After governance issues and confrontations with her cronies, Jovanovic retired from politics. But she didn’t get far enough to avoid scrutiny by the International Criminal Court.

The year following her retirement, Jovanovic learned that there was a sealed indictment against her containing numerous counts of genocide and crimes against humanity. She denied the crimes and voluntarily turned herself in to the ICC to stand trial.

While waiting for trial, Jovanovic had an apparent change of her so-called heart. She pleaded guilty on all counts and even recanted her earlier position, stating that the victims of her purge had been innocent.

Back at Quantico, Joe, along with members of the counterterrorism agencies, had watched the announcement of the trial chamber’s decision. He had been stunned to hear the court announce that Jovanovic’s confession and admission of guilt would be more meaningful to the survivors of the still war-torn country than a guilty verdict after a many-years-long trial.

Where was the justice in that?

In return for pleading guilty to war crimes, the genocide charges had been dropped. Jovanovic had been sentenced to fifteen to twenty-five years for crimes against humanity, but before serving a day, her sentence had been reduced to eleven years, to be served in a Swedish prison that featured all of the amenities of a first-class resort.

Later her sentence had been further reduced to five years for time served and good behavior, and at age seventy-nine, after six years of imprisonment, she had been released.

How had this happened?

Had Jovanovic gotten her break not just in exchange for her confession but for giving up information on other military officers, in this mother-of-all-grande-dame deals? The unbelievable kicker was that once she was free, Jovanovic retracted her confession in full, saying that she had confessed only in order to get a lenient sentence.

No kidding.

After reviewing the disposition of Jovanovic, Joe felt more certain that Petrović was free because he, too, had gotten a plea deal.
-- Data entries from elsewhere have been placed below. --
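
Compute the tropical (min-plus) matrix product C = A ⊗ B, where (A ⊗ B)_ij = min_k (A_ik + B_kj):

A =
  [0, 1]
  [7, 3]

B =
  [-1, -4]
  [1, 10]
A ⊗ B =
  [-1, -4]
  [4, 3]

Apply the min-plus product entry-by-entry:
  C[0][0] = min over k of (A[0][0] + B[0][0] = 0 + -1 = -1, A[0][1] + B[1][0] = 1 + 1 = 2) = -1 (attained at k = 0)
  C[0][1] = min over k of (A[0][0] + B[0][1] = 0 + -4 = -4, A[0][1] + B[1][1] = 1 + 10 = 11) = -4 (attained at k = 0)
  C[1][0] = min over k of (A[1][0] + B[0][0] = 7 + -1 = 6, A[1][1] + B[1][0] = 3 + 1 = 4) = 4 (attained at k = 1)
  C[1][1] = min over k of (A[1][0] + B[0][1] = 7 + -4 = 3, A[1][1] + B[1][1] = 3 + 10 = 13) = 3 (attained at k = 0)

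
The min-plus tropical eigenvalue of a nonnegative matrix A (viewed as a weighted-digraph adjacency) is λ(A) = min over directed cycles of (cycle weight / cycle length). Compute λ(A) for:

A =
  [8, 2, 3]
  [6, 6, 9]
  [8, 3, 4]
λ(A) = 4

Enumerate directed cycles and compute their means (weight / length). Sample:
  cycle 0 → 0: weight = 8, length = 1, mean = 8/1 ≈ 8.000
  cycle 1 → 1: weight = 6, length = 1, mean = 6/1 ≈ 6.000
  cycle 2 → 2: weight = 4, length = 1, mean = 4/1 ≈ 4.000
  cycle 0 → 1 → 0: weight = 8, length = 2, mean = 8/2 ≈ 4.000
  cycle 0 → 2 → 0: weight = 11, length = 2, mean = 11/2 ≈ 5.500
  cycle 1 → 0 → 1: weight = 8, length = 2, mean = 8/2 ≈ 4.000
Minimum mean = 4.000, attained e.g. along the cycle 2 → 2 with weight 4 and length 1. So λ(A) = 4/1 = 4.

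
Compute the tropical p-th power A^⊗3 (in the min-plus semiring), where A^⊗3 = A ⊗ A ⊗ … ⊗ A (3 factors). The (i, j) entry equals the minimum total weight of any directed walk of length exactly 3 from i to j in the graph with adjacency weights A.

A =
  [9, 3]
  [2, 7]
A^⊗3 =
  [12, 8]
  [7, 12]

Each entry (A^⊗3)_ij equals the minimum over all length-3 walks i = v_0 → v_1 → … → v_3 = j of Σ_t A[v_t][v_{t+1}]. For example, for (i, j) = (0, 1) we minimise over 4 possible intermediate vertex sequences; the minimum is 8, attained along the walk 0 → 1 → 0 → 1.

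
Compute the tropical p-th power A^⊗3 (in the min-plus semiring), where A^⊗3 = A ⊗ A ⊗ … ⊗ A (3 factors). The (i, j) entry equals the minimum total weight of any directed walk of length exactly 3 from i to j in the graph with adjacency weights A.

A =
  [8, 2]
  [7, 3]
A^⊗3 =
  [12, 8]
  [13, 9]

Each entry (A^⊗3)_ij equals the minimum over all length-3 walks i = v_0 → v_1 → … → v_3 = j of Σ_t A[v_t][v_{t+1}]. For example, for (i, j) = (0, 1) we minimise over 4 possible intermediate vertex sequences; the minimum is 8, attained along the walk 0 → 1 → 1 → 1.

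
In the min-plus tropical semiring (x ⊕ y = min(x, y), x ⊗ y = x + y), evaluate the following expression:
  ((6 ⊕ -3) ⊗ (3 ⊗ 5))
((6 ⊕ -3) ⊗ (3 ⊗ 5)) = 5

Expand innermost to outermost. Recall ⊕ takes the minimum of its arguments and ⊗ takes their sum. Working out the expression ((6 ⊕ -3) ⊗ (3 ⊗ 5)) gives 5.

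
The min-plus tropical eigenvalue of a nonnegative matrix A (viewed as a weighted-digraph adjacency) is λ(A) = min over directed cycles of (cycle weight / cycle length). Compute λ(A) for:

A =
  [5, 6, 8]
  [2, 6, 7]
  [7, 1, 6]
λ(A) = 11/3

Enumerate directed cycles and compute their means (weight / length). Sample:
  cycle 0 → 0: weight = 5, length = 1, mean = 5/1 ≈ 5.000
  cycle 1 → 1: weight = 6, length = 1, mean = 6/1 ≈ 6.000
  cycle 2 → 2: weight = 6, length = 1, mean = 6/1 ≈ 6.000
  cycle 0 → 1 → 0: weight = 8, length = 2, mean = 8/2 ≈ 4.000
  cycle 0 → 2 → 0: weight = 15, length = 2, mean = 15/2 ≈ 7.500
  cycle 1 → 0 → 1: weight = 8, length = 2, mean = 8/2 ≈ 4.000
Minimum mean = 3.667, attained e.g. along the cycle 0 → 2 → 1 → 0 with weight 11 and length 3. So λ(A) = 11/3 = 11/3.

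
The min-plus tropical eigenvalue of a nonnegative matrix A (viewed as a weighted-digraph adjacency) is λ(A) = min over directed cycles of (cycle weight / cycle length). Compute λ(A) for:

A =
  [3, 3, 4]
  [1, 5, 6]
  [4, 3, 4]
λ(A) = 2

Enumerate directed cycles and compute their means (weight / length). Sample:
  cycle 0 → 0: weight = 3, length = 1, mean = 3/1 ≈ 3.000
  cycle 1 → 1: weight = 5, length = 1, mean = 5/1 ≈ 5.000
  cycle 2 → 2: weight = 4, length = 1, mean = 4/1 ≈ 4.000
  cycle 0 → 1 → 0: weight = 4, length = 2, mean = 4/2 ≈ 2.000
  cycle 0 → 2 → 0: weight = 8, length = 2, mean = 8/2 ≈ 4.000
  cycle 1 → 0 → 1: weight = 4, length = 2, mean = 4/2 ≈ 2.000
Minimum mean = 2.000, attained e.g. along the cycle 0 → 1 → 0 with weight 4 and length 2. So λ(A) = 4/2 = 2.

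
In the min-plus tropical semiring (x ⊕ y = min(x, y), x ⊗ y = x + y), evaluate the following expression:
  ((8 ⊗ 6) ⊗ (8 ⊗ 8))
((8 ⊗ 6) ⊗ (8 ⊗ 8)) = 30

Expand innermost to outermost. Recall ⊕ takes the minimum of its arguments and ⊗ takes their sum. Working out the expression ((8 ⊗ 6) ⊗ (8 ⊗ 8)) gives 30.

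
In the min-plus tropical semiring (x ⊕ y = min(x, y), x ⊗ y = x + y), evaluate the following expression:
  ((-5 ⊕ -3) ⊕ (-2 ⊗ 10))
((-5 ⊕ -3) ⊕ (-2 ⊗ 10)) = -5

Expand innermost to outermost. Recall ⊕ takes the minimum of its arguments and ⊗ takes their sum. Working out the expression ((-5 ⊕ -3) ⊕ (-2 ⊗ 10)) gives -5.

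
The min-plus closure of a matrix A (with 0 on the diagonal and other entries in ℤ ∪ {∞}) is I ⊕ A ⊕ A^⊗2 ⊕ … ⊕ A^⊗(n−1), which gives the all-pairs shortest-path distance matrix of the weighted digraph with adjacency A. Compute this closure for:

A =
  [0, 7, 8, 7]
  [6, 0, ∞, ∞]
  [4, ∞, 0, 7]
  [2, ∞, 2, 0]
Closure =
  [0, 7, 8, 7]
  [6, 0, 14, 13]
  [4, 11, 0, 7]
  [2, 9, 2, 0]

This is the Floyd-Warshall all-pairs shortest-path computation. For each intermediate vertex k = 0, 1, …, 3, update dist[i][j] ← min(dist[i][j], dist[i][k] + dist[k][j]). The final matrix gives, for each (i, j), the minimum total weight of any directed path from i to j (possibly empty when i = j).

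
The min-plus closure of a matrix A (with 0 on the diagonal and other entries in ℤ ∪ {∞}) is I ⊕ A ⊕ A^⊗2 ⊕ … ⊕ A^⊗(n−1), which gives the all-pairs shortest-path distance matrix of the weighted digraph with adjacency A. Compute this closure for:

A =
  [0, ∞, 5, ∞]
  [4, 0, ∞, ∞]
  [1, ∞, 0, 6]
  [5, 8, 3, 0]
Closure =
  [0, 19, 5, 11]
  [4, 0, 9, 15]
  [1, 14, 0, 6]
  [4, 8, 3, 0]

This is the Floyd-Warshall all-pairs shortest-path computation. For each intermediate vertex k = 0, 1, …, 3, update dist[i][j] ← min(dist[i][j], dist[i][k] + dist[k][j]). The final matrix gives, for each (i, j), the minimum total weight of any directed path from i to j (possibly empty when i = j).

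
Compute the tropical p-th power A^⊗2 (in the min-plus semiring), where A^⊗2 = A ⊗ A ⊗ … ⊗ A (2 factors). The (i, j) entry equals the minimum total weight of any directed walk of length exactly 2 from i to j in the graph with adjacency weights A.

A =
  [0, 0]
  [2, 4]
A^⊗2 =
  [0, 0]
  [2, 2]

Each entry (A^⊗2)_ij equals the minimum over all length-2 walks i = v_0 → v_1 → … → v_2 = j of Σ_t A[v_t][v_{t+1}]. For example, for (i, j) = (0, 1) we minimise over 2 possible intermediate vertex sequences; the minimum is 0, attained along the walk 0 → 0 → 1.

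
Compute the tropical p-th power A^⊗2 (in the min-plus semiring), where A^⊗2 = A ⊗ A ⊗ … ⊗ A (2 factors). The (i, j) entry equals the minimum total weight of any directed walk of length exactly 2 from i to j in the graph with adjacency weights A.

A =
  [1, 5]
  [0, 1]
A^⊗2 =
  [2, 6]
  [1, 2]

Each entry (A^⊗2)_ij equals the minimum over all length-2 walks i = v_0 → v_1 → … → v_2 = j of Σ_t A[v_t][v_{t+1}]. For example, for (i, j) = (0, 1) we minimise over 2 possible intermediate vertex sequences; the minimum is 6, attained along the walk 0 → 0 → 1.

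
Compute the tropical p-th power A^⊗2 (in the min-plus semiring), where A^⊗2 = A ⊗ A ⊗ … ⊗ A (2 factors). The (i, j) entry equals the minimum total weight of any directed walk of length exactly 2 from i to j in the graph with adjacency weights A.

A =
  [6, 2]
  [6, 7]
A^⊗2 =
  [8, 8]
  [12, 8]

Each entry (A^⊗2)_ij equals the minimum over all length-2 walks i = v_0 → v_1 → … → v_2 = j of Σ_t A[v_t][v_{t+1}]. For example, for (i, j) = (0, 1) we minimise over 2 possible intermediate vertex sequences; the minimum is 8, attained along the walk 0 → 0 → 1.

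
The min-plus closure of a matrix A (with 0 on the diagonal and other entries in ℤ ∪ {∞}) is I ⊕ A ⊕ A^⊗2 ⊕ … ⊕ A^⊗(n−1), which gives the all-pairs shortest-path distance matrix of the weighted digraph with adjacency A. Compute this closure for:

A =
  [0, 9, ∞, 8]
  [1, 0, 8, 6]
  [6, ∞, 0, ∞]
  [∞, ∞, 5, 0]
Closure =
  [0, 9, 13, 8]
  [1, 0, 8, 6]
  [6, 15, 0, 14]
  [11, 20, 5, 0]

This is the Floyd-Warshall all-pairs shortest-path computation. For each intermediate vertex k = 0, 1, …, 3, update dist[i][j] ← min(dist[i][j], dist[i][k] + dist[k][j]). The final matrix gives, for each (i, j), the minimum total weight of any directed path from i to j (possibly empty when i = j).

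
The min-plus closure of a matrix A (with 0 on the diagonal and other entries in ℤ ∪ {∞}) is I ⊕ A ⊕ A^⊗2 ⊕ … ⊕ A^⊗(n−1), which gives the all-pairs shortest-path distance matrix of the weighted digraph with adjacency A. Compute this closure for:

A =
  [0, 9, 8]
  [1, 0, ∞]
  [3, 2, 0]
Closure =
  [0, 9, 8]
  [1, 0, 9]
  [3, 2, 0]

This is the Floyd-Warshall all-pairs shortest-path computation. For each intermediate vertex k = 0, 1, …, 2, update dist[i][j] ← min(dist[i][j], dist[i][k] + dist[k][j]). The final matrix gives, for each (i, j), the minimum total weight of any directed path from i to j (possibly empty when i = j).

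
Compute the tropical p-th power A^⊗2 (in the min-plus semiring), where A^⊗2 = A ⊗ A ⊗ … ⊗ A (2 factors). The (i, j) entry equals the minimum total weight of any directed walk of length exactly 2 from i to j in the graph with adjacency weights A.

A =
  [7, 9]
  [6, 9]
A^⊗2 =
  [14, 16]
  [13, 15]

Each entry (A^⊗2)_ij equals the minimum over all length-2 walks i = v_0 → v_1 → … → v_2 = j of Σ_t A[v_t][v_{t+1}]. For example, for (i, j) = (0, 1) we minimise over 2 possible intermediate vertex sequences; the minimum is 16, attained along the walk 0 → 0 → 1.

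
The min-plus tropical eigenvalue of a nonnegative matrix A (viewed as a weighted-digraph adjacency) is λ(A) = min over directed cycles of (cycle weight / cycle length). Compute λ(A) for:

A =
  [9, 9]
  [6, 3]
λ(A) = 3

Enumerate directed cycles and compute their means (weight / length). Sample:
  cycle 0 → 0: weight = 9, length = 1, mean = 9/1 ≈ 9.000
  cycle 1 → 1: weight = 3, length = 1, mean = 3/1 ≈ 3.000
  cycle 0 → 1 → 0: weight = 15, length = 2, mean = 15/2 ≈ 7.500
  cycle 1 → 0 → 1: weight = 15, length = 2, mean = 15/2 ≈ 7.500
Minimum mean = 3.000, attained e.g. along the cycle 1 → 1 with weight 3 and length 1. So λ(A) = 3/1 = 3.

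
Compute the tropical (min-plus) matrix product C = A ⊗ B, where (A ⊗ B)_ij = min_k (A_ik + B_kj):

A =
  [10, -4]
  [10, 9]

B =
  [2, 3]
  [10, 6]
A ⊗ B =
  [6, 2]
  [12, 13]

Apply the min-plus product entry-by-entry:
  C[0][0] = min over k of (A[0][0] + B[0][0] = 10 + 2 = 12, A[0][1] + B[1][0] = -4 + 10 = 6) = 6 (attained at k = 1)
  C[0][1] = min over k of (A[0][0] + B[0][1] = 10 + 3 = 13, A[0][1] + B[1][1] = -4 + 6 = 2) = 2 (attained at k = 1)
  C[1][0] = min over k of (A[1][0] + B[0][0] = 10 + 2 = 12, A[1][1] + B[1][0] = 9 + 10 = 19) = 12 (attained at k = 0)
  C[1][1] = min over k of (A[1][0] + B[0][1] = 10 + 3 = 13, A[1][1] + B[1][1] = 9 + 6 = 15) = 13 (attained at k = 0)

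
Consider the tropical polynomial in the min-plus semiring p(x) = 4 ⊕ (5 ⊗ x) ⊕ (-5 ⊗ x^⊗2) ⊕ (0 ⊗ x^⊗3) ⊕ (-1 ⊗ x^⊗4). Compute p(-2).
p(-2) = -9

A tropical monomial a ⊗ x^⊗i evaluates to a + i · x. Evaluating each term at x = -2:
  Term 0 contributes 4 + 0 · -2 = 4
  Term 1 contributes 5 + 1 · -2 = 3
  Term 2 contributes -5 + 2 · -2 = -9
  Term 3 contributes 0 + 3 · -2 = -6
  Term 4 contributes -1 + 4 · -2 = -9
p(-2) = ⊕ of these = min[4, 3, -9, -6, -9] = -9.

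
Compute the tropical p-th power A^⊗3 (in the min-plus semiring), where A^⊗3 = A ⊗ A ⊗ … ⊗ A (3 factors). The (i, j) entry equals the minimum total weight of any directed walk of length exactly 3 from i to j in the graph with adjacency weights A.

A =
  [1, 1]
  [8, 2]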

Petrović had been a colonel. He had taken orders from generals who’d gotten life sentences for genocide and crimes against humanity.

Bigger fish.

If they were obtainable, Joe wanted both the facts on Petrović’s deal and the terms of his release. For God’s sake, how had it come to pass that the Butcher of Djoba had opened a steak house in San Francisco?

 

 

CHAPTER 44

 

 

Joe was hungry, but he didn’t want to stop his work to go home and eat.